Каретников не просто говорил — кричал. В прихожей находилась одна девушка. Но вот у двери из коридора… Мог ли кто-то притаиться там? Рискованно, но возможно. А если так, хорошо ли было ему слышно?
Викентий Павлович огляделся. У кровати стоял маленький стол с гнутыми ножками, на нем — будильник. Создавая образ комического и одновременно педантичного немца, он еще в первый день попросил у портье будильник, «чтобы не проспать первый петух». Теперь же, усмехаясь, он впервые завел часы на бой, глянул на свои карманные: тринадцать двадцать семь. Выставил время на будильнике, а маленькую стрелочку перевел на тринадцать тридцать. Вышел, плотно задернув портьеру, в прихожую, потом так же плотно закрыл дверь в коридор. Через две минуты зазвенел звонок — громко, резко. Однако сюда, в коридор, звук доносился приглушенно, еле пробивался. Дубовые двери отеля «Палас» тайны своих постояльцев не выдавали.
Итак, решил Викентий Павлович, искать нужно в другом месте. А «другим местом» мог быть, конечно же, балкон.
Тяжелые бархатные портьеры закрывали балконные двери. Сейчас, зимой, они были наглухо затворены, летом, без сомнения, легко открывались. Потрудившись, Петрусенко все-таки распахнул их. Кованые решетки, полированные перила и изразцовый пол занесены снегом. Летом же здесь, судя по всему, уютно: в углу ставятся плетеные столик и кресло, в навесном бордюре появляются ящики с цветами…
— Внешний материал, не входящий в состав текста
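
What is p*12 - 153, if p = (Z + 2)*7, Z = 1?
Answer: 99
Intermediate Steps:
p = 21 (p = (1 + 2)*7 = 3*7 = 21)
p*12 - 153 = 21*12 - 153 = 252 - 153 = 99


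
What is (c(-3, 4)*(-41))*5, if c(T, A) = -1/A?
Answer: 205/4 ≈ 51.250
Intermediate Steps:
c(T, A) = -1/A
(c(-3, 4)*(-41))*5 = (-1/4*(-41))*5 = (-1*¼*(-41))*5 = -¼*(-41)*5 = (41/4)*5 = 205/4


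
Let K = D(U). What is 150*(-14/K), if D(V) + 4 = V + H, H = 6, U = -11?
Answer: 700/3 ≈ 233.33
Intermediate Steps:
D(V) = 2 + V (D(V) = -4 + (V + 6) = -4 + (6 + V) = 2 + V)
K = -9 (K = 2 - 11 = -9)
150*(-14/K) = 150*(-14/(-9)) = 150*(-14*(-⅑)) = 150*(14/9) = 700/3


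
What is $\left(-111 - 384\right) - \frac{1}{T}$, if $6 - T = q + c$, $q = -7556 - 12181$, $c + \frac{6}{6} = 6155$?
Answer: $- \frac{6726556}{13589} \approx -495.0$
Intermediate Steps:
$c = 6154$ ($c = -1 + 6155 = 6154$)
$q = -19737$
$T = 13589$ ($T = 6 - \left(-19737 + 6154\right) = 6 - -13583 = 6 + 13583 = 13589$)
$\left(-111 - 384\right) - \frac{1}{T} = \left(-111 - 384\right) - \frac{1}{13589} = -495 - \frac{1}{13589} = - \frac{6726556}{13589}$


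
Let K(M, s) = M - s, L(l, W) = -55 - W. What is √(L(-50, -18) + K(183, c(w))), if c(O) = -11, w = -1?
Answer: √157 ≈ 12.530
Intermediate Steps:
√(L(-50, -18) + K(183, c(w))) = √((-55 - 1*(-18)) + (183 - 1*(-11))) = √((-55 + 18) + (183 + 11)) = √(-37 + 194) = √157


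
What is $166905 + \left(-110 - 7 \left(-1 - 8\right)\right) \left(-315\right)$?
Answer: $181710$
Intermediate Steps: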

Поскольку номер Петрусенко (в прошлом Настин) находился в коротком крыле здания и был здесь один, то и балкон на этой стороне тоже был один. Он располагался под углом к основной стене здания. А совсем близко тянулась просторная каменная веранда, охватывая три соседних номера. И двери этих номеров выходили к ее декоративным аркам. Это были двери бывших номеров обоих Каретниковых и Антонины Мокиной.
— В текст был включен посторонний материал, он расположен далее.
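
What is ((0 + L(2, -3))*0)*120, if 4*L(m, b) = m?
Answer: 0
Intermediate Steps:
L(m, b) = m/4
((0 + L(2, -3))*0)*120 = ((0 + (¼)*2)*0)*120 = ((0 + ½)*0)*120 = ((½)*0)*120 = 0*120 = 0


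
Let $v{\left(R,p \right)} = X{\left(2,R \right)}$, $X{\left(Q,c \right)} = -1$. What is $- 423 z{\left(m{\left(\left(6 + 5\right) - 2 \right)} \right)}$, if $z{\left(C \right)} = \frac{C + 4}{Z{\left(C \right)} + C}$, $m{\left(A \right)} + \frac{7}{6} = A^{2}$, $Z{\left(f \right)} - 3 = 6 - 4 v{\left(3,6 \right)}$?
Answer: $- \frac{212769}{557} \approx -381.99$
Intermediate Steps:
$v{\left(R,p \right)} = -1$
$Z{\left(f \right)} = 13$ ($Z{\left(f \right)} = 3 + \left(6 - -4\right) = 3 + \left(6 + 4\right) = 3 + 10 = 13$)
$m{\left(A \right)} = - \frac{7}{6} + A^{2}$
$z{\left(C \right)} = \frac{4 + C}{13 + C}$ ($z{\left(C \right)} = \frac{C + 4}{13 + C} = \frac{4 + C}{13 + C}$)
$- 423 z{\left(m{\left(\left(6 + 5\right) - 2 \right)} \right)} = - 423 \frac{4 - \left(\frac{7}{6} - \left(\left(6 + 5\right) - 2\right)^{2}\right)}{13 - \left(\frac{7}{6} - \left(\left(6 + 5\right) - 2\right)^{2}\right)} = - 423 \frac{4 - \left(\frac{7}{6} - \left(11 - 2\right)^{2}\right)}{13 - \left(\frac{7}{6} - \left(11 - 2\right)^{2}\right)} = - 423 \frac{4 - \left(\frac{7}{6} - 9^{2}\right)}{13 - \left(\frac{7}{6} - 9^{2}\right)} = - 423 \frac{4 + \left(- \frac{7}{6} + 81\right)}{13 + \left(- \frac{7}{6} + 81\right)} = - 423 \frac{4 + \frac{479}{6}}{13 + \frac{479}{6}} = - 423 \frac{1}{\frac{557}{6}} \cdot \frac{503}{6} = - 423 \cdot \frac{6}{557} \cdot \frac{503}{6} = \left(-423\right) \frac{503}{557} = - \frac{212769}{557}$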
С первого взгляда сыщику стало ясно, что перебраться с балкона на веранду нетрудно. Даже сейчас, зимой, он мог бы это сделать. А уж летом молодому спортивному парню такое бы труда не составило. Константин, например, мог увидеть, как Настя, вопреки его настойчивой просьбе, вошла в комнату к брату. И захотел узнать, о чем же пойдет разговор…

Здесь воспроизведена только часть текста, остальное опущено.